Other mitigants that help attract lenders to the biodiesel industry include the use of equipment in biodiesel plants that lets the producer switch among various feedstocks depending on which is the most economic at any given time. This flexibility puts biodiesel in a unique position to weather fluctuations in feedstock pricing and availability (particularly compared to ethanol plants that usually require major plant or process modifications in order to switch feedstocks). As an export market develops for US biodiesel, this will also help make lenders more comfortable because of the flexibility it affords for dealing with changes in the US market. Use of biodiesel as a replacement for fuel oil in power plants would open a new segment in the offtake market; plans are underway to test the viability of biodiesel in power plants in the northeastern United States.


Just like in any project, there are risks that must be managed and monitored.

The US government offers a tax credit to blenders as an incentive for using biodiesel. Blenders can get a credit of $1 per gallon for blending agri-biodiesel (diesel fuel made from virgin oils derived from farm commodities and animal fats) or 50¢ per gallon for other biodiesel made directly from agricultural products and animal fats (sometimes called brown and yellow grease). Some market observers believe biodiesel consumption in the US depends on this blender’s credit, at least outside states where biodiesel blending is required by law. The credit expires at the end of 2008. While there is risk that the blender credit will not be extended by Congress, most in the biodiesel industry are confident that it will be continued beyond 2008 in some form. Selling into a healthy export market may help to mitigate part of this risk.
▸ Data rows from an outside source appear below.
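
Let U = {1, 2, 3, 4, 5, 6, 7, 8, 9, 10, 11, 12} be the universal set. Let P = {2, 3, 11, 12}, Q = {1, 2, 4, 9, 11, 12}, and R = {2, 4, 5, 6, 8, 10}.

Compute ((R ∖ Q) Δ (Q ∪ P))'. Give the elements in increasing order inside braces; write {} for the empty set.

{7}

R ∖ Q = {5, 6, 8, 10}
Q ∪ P = {1, 2, 3, 4, 9, 11, 12}
(R ∖ Q) Δ (Q ∪ P) = {1, 2, 3, 4, 5, 6, 8, 9, 10, 11, 12}
((R ∖ Q) Δ (Q ∪ P))' = {7}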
Biodiesel prices fluctuate. Most biodiesel facilities are uneconomic to operate if wholesale prices for petro- diesel drop below $1.20 per gallon. The price for petro- diesel is a factor in what can be charged for biodiesel. However, there is no correlation between petro-diesel prices and prices for feedstock used to make biodiesel. This leaves plants exposed to being whipsawed if biodiesel prices drop at the same time that feedstock prices remain high. Use of one or more of the hedging strategies discussed earlier, together with the opportunity to switch feedstocks to get the best market price, is the best way to mitigate this risk.

Another risk is the potential harm caused by poor quality biodiesel making it to market. When the 2% biodiesel blending requirement first went into effect in Minnesota, unanticipated quality problems slowed acceptance of biodiesel and required that temporary waivers of the blending requirement be granted. The industry must ensure that biodiesel meets required production and performance standards, including cold flow properties, to succeed. To help address quality concerns, the National Biodiesel Board started a BQ-9000 accreditation program for producers and marketers of biodiesel. This is similar to the steps that wineries have taken with appellation controlee laws to guarantee quality. Many expect biodiesel eventually to become unmarketable without BQ-9000 accreditation.

The biodiesel market is still evolving, with rapid growth now being led by many of the large ethanol producers such as ADM and Cargill. Individual projects are getting larger. More banks are crowding into the market as potential lenders. This helps borrowers, but at the same time, the trend is also toward increasing complexity in loan arrangements.